Who am I to think that I can live in the German capital and ignore the Berlinale? Yesterday I finally decided to face the queues to get tickets and grabbed the last chance to see Strange Culture, the half-documentary half fiction movie about Steve Kurtz's surreal -and ongoing- ordeal.
Kurtz, Associate Professor for Art at the University at Buffalo and one of the founding members of the Critical Art Ensemble, was preparing a piece for a MASS MoCA exhibition called Free Range Grains that lets audiences test whether food -including "organic" food- has been genetically modified, when his wife Hope died of heart failure. It was the night of May 11, 2004. Kurtz called 911, but when paramedics arrived, they became suspicious of his art supplies and called the FBI.
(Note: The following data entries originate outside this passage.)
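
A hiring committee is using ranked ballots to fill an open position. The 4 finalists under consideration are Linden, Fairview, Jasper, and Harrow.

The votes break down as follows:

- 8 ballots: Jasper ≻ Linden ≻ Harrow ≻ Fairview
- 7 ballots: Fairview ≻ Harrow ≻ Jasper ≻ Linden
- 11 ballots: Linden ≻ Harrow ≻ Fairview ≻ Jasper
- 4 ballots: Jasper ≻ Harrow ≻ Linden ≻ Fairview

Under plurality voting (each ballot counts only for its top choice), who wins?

Jasper

First-place vote totals:
  Linden: 11
  Fairview: 7
  Jasper: 12
  Harrow: 0
Jasper has the most first-place votes.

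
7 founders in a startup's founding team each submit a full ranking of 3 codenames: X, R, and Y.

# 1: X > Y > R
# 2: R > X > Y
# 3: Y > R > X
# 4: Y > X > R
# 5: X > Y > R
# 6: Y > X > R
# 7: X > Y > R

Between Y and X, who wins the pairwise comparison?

X

Ballots ranking Y above X: 3.
Ballots ranking X above Y: 4.
X wins the head-to-head, 4–3.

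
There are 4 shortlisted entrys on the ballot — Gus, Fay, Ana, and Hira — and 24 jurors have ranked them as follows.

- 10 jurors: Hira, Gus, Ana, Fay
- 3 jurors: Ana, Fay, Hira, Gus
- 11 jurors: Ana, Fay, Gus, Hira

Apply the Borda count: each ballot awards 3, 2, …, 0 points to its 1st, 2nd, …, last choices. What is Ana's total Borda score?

52

Borda scores:
  Gus: 10·2 + 3·0 + 11·1 = 31
  Fay: 10·0 + 3·2 + 11·2 = 28
  Ana: 10·1 + 3·3 + 11·3 = 52
  Hira: 10·3 + 3·1 + 11·0 = 33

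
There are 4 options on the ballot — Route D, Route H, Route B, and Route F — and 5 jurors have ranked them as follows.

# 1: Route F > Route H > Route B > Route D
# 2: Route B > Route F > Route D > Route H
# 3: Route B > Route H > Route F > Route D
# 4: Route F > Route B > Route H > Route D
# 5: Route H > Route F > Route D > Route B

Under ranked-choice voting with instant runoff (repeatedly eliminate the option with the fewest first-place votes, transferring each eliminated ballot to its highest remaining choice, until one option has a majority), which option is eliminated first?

Round 1: Route B 2, Route F 2, Route H 1, Route D 0. Route D has the fewest and is eliminated.
Round 2: Route B 2, Route F 2, Route H 1. Route H has the fewest and is eliminated.
Round 3: Route F 3, Route B 2. Route F has a majority.

Route D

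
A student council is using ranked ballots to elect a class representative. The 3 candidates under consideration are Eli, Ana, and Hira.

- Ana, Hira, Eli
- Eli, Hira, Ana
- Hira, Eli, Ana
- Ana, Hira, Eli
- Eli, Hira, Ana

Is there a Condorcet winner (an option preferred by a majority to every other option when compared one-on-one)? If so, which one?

Hira

Head-to-head results (5 voters total):
Eli vs Ana: Eli wins 3–2.
Eli vs Hira: Hira wins 3–2.
Ana vs Hira: Hira wins 3–2.
Hira beats each rival — Eli (3–2), Ana (3–2) — so Hira is the Condorcet winner.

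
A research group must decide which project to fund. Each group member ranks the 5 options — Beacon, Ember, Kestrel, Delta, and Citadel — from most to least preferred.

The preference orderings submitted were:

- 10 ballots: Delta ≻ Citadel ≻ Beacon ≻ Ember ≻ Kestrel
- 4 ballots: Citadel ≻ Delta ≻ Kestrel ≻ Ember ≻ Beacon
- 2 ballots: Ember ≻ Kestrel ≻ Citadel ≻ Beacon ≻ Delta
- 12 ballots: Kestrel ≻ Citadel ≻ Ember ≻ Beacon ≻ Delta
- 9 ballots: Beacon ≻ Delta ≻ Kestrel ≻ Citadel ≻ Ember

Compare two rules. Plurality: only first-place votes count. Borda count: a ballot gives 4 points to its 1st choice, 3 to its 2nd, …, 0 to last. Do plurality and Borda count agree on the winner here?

Plurality first-place counts: Beacon 9, Ember 2, Kestrel 12, Delta 10, Citadel 4 → Kestrel.
Borda totals: Beacon 70, Ember 46, Kestrel 80, Delta 79, Citadel 95 → Citadel.
The two rules disagree: plurality picks Kestrel, Borda picks Citadel.

No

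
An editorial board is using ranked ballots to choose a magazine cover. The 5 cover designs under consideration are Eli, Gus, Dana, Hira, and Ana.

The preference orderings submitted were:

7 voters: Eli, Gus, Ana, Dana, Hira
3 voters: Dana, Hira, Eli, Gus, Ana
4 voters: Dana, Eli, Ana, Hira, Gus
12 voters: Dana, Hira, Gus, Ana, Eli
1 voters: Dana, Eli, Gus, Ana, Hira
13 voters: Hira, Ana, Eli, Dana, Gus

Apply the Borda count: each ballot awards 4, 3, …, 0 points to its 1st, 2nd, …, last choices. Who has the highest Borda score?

Borda scores:
  Eli: 7·4 + 3·2 + 4·3 + 12·0 + 3 + 13·2 = 75
  Gus: 7·3 + 3·1 + 4·0 + 12·2 + 2 + 13·0 = 50
  Dana: 7·1 + 3·4 + 4·4 + 12·4 + 4 + 13·1 = 100
  Hira: 7·0 + 3·3 + 4·1 + 12·3 + 0 + 13·4 = 101
  Ana: 7·2 + 3·0 + 4·2 + 12·1 + 1 + 13·3 = 74
Hira has the highest total.

Hira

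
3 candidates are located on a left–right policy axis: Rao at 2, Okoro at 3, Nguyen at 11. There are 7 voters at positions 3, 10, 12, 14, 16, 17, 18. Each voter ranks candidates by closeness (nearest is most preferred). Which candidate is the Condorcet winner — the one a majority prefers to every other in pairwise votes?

Nguyen

With single-peaked preferences on a line, the Condorcet winner is the candidate closest to the median voter.
The median voter (position 14) is closest to Nguyen at 11.
Check: Nguyen vs Okoro — voters closer to Nguyen: 6 of 7.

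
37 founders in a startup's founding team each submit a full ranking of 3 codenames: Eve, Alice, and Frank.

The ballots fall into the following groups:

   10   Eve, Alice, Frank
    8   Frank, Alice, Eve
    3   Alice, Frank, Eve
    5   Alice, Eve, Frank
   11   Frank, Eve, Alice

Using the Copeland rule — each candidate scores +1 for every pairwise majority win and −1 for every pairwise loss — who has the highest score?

Frank

Pairwise results:
  Eve vs Alice: Eve wins 21–16.
  Eve vs Frank: Frank wins 22–15.
  Alice vs Frank: Frank wins 19–18.
Copeland scores (wins − losses):
  Eve: 1 − 1 = 0
  Alice: 0 − 2 = -2
  Frank: 2 − 0 = 2
Frank has the best Copeland score.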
Dozens of agents in hazmat suits swiftly arrived, found Petri dishes, bacterial cultures and scientific equipment, all of which Kurtz had obtained legally (some of them he even bought on the internet) for use in art installations that examine political, social and ethical factors involved in the field of biotechnology. The FBI confiscated his material, computers, books, and his wife's body. Even the cat, a "potential biohazard," was locked in the attic without food. The government held Kurtz as a suspected bioterrorist. A thorough inquiry showed that he wasn't in possession anything dangerous, so what started as a full federal bio-terrorism investigation ended up as charges of wire and mail fraud (although no one appears to have been frauded!). He and his colleague, former head of the Genetic Department of Pittsburgh University Dr. Robert Ferrell, face up to 20 years in prison.
Because Kurtz cannot legally talk about certain aspects of his case, actors Tilda Swinton, Josh Kornbluth, and Peter Coyote, are interpreting several episodes of Kurtz's story. The reenactments are intertwined with news footage, comic book drawings, testimonials, and interviews of Kurtz himself.
Using the case of Kurtz, Strange Culture makes clear the risks to which critical artists in the USA are exposed in the name of national security. By using civil law to bring criminal charges, the Justice Department is trying to expand its powers over citizens. Besides, both the government and agribusiness have a huge investment in GMF, so anyone within the scientific and artistic community who is raising the debate on Frankenfood has to be silenced. As Steve Dietz said in an interview for the documentary: "If an artist is silenced, then the potential is for everyone to be silenced."
The movie was written and directed by artist and cultural analyst Lynn Hershman Leeson.
The best part of the screening came at the end of the film when the audience was able to talk with Kurtz. He also gave a little intro speech before the movie, saying that what happens to him looks crazy and horrible, but it is nothing compared to what other people face when they are submitted to extraordinary rendition. Victims are chosen because of their vulnerability, they never pick on privileged people who can defend themselves (and Steve, although very vulnerable after the death of his wife, believes that he's privileged because he has the support of his colleagues and of the art community). For vulnerable people, the nightmare can get much worse. Kurtz hopes that the film can help raise our awareness to an unpleasant and too rarely publicized reality.